Tuesday, May 22, 2007


The F-35 Joint Strike Fighter

We're number one!

In violence. We love it. We celebrate the moviemakers who give us a good jolt. We idolize the biggest, the baddest.

The only time we have ever reflected soberly on violence was on September 11, 2001. But we quickly patched back into the matrix. Our culture, TV, told us it was time to get righteously violent again. So we cheered as we bombed a poor, war-torn country, laughed about running out of good targets, and never once thought about the fact that the "Hulk will smash" routine was unnecessary. Evidence was supposedly forthcoming about who did Sept. 11, and that evidence would have been enough for even the Taliban to hand over Osama.
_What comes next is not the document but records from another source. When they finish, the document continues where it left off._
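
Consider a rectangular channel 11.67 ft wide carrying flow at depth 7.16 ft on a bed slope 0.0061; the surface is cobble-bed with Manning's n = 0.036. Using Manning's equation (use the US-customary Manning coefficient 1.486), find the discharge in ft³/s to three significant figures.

587 ft³/s

A = b·y = 11.67 × 7.16 = 83.56 ft²
P = b + 2y = 11.67 + 2×7.16 = 25.99 ft
R = A/P = 83.56/25.99 = 3.215 ft
Q = (1.486/n)·A·R^(2/3)·S^(1/2) = (1.486/0.036) × 83.56 × 3.215^(2/3) × 0.0061^(1/2) = 586.8 ft³/s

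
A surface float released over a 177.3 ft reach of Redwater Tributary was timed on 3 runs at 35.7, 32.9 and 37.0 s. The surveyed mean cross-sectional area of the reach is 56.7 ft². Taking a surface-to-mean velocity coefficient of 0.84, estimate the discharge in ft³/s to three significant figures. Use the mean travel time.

t̄ = (35.7 + 32.9 + 37.0) / 3 = 35.2 s
v_surface = L / t̄ = 177.3 / 35.2 = 5.037 ft/s
v_mean = 0.84 × 5.037 = 4.231 ft/s
Q = A × v_mean = 56.7 × 4.231 = 239.9 ft³/s

240 ft³/s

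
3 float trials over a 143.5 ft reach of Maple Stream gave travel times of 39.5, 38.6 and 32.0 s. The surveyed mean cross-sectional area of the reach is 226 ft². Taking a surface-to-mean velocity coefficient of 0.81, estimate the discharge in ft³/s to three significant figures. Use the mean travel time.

716 ft³/s

t̄ = (39.5 + 38.6 + 32.0) / 3 = 36.7 s
v_surface = L / t̄ = 143.5 / 36.7 = 3.910 ft/s
v_mean = 0.81 × 3.910 = 3.167 ft/s
Q = A × v_mean = 226 × 3.167 = 715.8 ft³/s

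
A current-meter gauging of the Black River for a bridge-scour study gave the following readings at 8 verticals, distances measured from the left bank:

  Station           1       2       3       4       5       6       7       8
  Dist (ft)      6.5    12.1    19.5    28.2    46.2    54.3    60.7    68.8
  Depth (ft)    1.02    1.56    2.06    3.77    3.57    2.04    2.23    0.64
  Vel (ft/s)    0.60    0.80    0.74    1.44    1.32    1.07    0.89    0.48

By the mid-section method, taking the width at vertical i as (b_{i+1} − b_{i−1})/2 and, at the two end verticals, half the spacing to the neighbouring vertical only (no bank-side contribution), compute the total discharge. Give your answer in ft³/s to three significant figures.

188 ft³/s

w_1 = (12.1 − 6.5)/2 = 2.8 ft; q_1 = 0.60 × 1.02 × 2.8 = 1.714 ft³/s
w_2 = (19.5 − 6.5)/2 = 6.5 ft; q_2 = 0.80 × 1.56 × 6.5 = 8.112 ft³/s
w_3 = (28.2 − 12.1)/2 = 8.05 ft; q_3 = 0.74 × 2.06 × 8.05 = 12.27 ft³/s
w_4 = (46.2 − 19.5)/2 = 13.35 ft; q_4 = 1.44 × 3.77 × 13.35 = 72.47 ft³/s
w_5 = (54.3 − 28.2)/2 = 13.05 ft; q_5 = 1.32 × 3.57 × 13.05 = 61.50 ft³/s
w_6 = (60.7 − 46.2)/2 = 7.25 ft; q_6 = 1.07 × 2.04 × 7.25 = 15.83 ft³/s
w_7 = (68.8 − 54.3)/2 = 7.25 ft; q_7 = 0.89 × 2.23 × 7.25 = 14.39 ft³/s
w_8 = (68.8 − 60.7)/2 = 4.05 ft; q_8 = 0.48 × 0.64 × 4.05 = 1.244 ft³/s
Q = Σ qᵢ = 187.5 ft³/s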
(Dude, I'm comin down. Gimme a hit.)

While we were craving another dose of the ol' ultra-violence, our American handlers, er, cultural arbiters spun the Osama bin talkin to Hussein/Hitler story. Yeehaw. Love it. Go git 'em. So we slammed Iraq.

And those are just the domestic consumption narratives. The ones that have many of us turning off the damned program in favor of the Internet, or dropping out altogether. There are many more areas, of course, where the Military Industrial Complex plays its market-expanding games, as the Frida Berrigan piece "America -- the world's arms pusher" makes clear. Her article is also the origin of the drug riff in this post, albeit in a, uh, altered fashion.
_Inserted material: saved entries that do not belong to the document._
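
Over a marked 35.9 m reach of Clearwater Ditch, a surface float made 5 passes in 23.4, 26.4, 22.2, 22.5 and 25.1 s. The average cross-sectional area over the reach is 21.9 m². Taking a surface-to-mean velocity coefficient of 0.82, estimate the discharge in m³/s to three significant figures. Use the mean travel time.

27.0 m³/s

t̄ = (23.4 + 26.4 + 22.2 + 22.5 + 25.1) / 5 = 23.92 s
v_surface = L / t̄ = 35.9 / 23.92 = 1.501 m/s
v_mean = 0.82 × 1.501 = 1.231 m/s
Q = A × v_mean = 21.9 × 1.231 = 26.95 m³/s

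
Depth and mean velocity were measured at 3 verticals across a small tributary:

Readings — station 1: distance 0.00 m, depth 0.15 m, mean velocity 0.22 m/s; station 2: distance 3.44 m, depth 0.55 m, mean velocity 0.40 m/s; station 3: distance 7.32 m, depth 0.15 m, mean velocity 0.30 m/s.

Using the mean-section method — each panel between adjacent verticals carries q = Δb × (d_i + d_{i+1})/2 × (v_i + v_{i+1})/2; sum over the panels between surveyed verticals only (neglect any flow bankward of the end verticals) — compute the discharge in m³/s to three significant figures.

Panel 1-2: Δb = 3.44 m, d̄ = (0.15+0.55)/2 = 0.35, v̄ = (0.22+0.40)/2 = 0.31 → q = 3.44×0.35×0.31 = 0.3732 m³/s
Panel 2-3: Δb = 3.88 m, d̄ = (0.55+0.15)/2 = 0.35, v̄ = (0.40+0.30)/2 = 0.35 → q = 3.88×0.35×0.35 = 0.4753 m³/s
Q = Σ q = 0.8485 m³/s

0.849 m³/s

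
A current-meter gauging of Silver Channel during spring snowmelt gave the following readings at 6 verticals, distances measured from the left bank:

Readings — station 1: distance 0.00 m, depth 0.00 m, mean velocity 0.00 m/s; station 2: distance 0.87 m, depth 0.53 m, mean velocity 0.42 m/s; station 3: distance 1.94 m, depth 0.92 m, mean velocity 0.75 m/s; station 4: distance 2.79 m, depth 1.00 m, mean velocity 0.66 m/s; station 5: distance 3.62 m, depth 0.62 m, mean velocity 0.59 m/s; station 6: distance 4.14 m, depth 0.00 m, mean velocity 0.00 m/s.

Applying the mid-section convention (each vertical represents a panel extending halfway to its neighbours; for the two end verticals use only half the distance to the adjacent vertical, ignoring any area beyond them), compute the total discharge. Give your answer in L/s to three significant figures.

w_2 = (1.94 − 0.00)/2 = 0.97 m; q_2 = 0.42 × 0.53 × 0.97 = 0.2159 m³/s
w_3 = (2.79 − 0.87)/2 = 0.96 m; q_3 = 0.75 × 0.92 × 0.96 = 0.6624 m³/s
w_4 = (3.62 − 1.94)/2 = 0.84 m; q_4 = 0.66 × 1.00 × 0.84 = 0.5544 m³/s
w_5 = (4.14 − 2.79)/2 = 0.675 m; q_5 = 0.59 × 0.62 × 0.675 = 0.2469 m³/s
Stations 1, 6 contribute zero (depth or velocity is 0).
Q = Σ qᵢ = 1.680 m³/s
= 1.680 × 1000 = 1680 L/s

1680 L/s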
Maybe the only way to break through this paralysis of analysis would be to stop talking about weapons sales as a trade and the export of precision-guided missiles as if they were so many widgets. Maybe we need to start thinking about them in another language entirely — the language of drugs.

After all, what does a drug dealer do? He creates a need and then fills it. He encourages an appetite or (even more lucratively) an addiction and then feeds it.

Arms dealers do the same thing. They suggest to foreign officials that their military just might need a slight upgrade. After all, they'll point out, haven't you noticed that your neighbor just upgraded in jets, submarines and tanks? And didn't you guys fight a war a few years back? Doesn't that make you feel insecure? And why feel insecure for another moment when, for just a few billion bucks, we'll get you suited up with the latest model military, even better than what we sold them — or you the last time around.


And that's why I can't say it often enough:

Screw the United States of America (corporate/media edition). It has one goal, everything else spins off that. The goal: let's you and him fight. That's it. You need weapons? We'll sell 'em to ya. Is your fighting killing and maiming innocents and scaring the folks back home? We'll sell 'em security products. Can't reach your enemy? How 'bout some planes? Need fuel? I'll go ahead and supply it, since ya'll are so busy. Your land? The survivors can still live on it, long as you sign the resources over to us. No? Hey, those SOBs across the river just insulted your God/women/government/lifestyle/accomplishments and they are the only things that allowed you to survive that last lil fire fight. Just happen to have some assault rifles, cheap, that is, if you have the balls to use 'em. Made in Vietnam. Besides, you can't lose with God on your side. Think of the glory.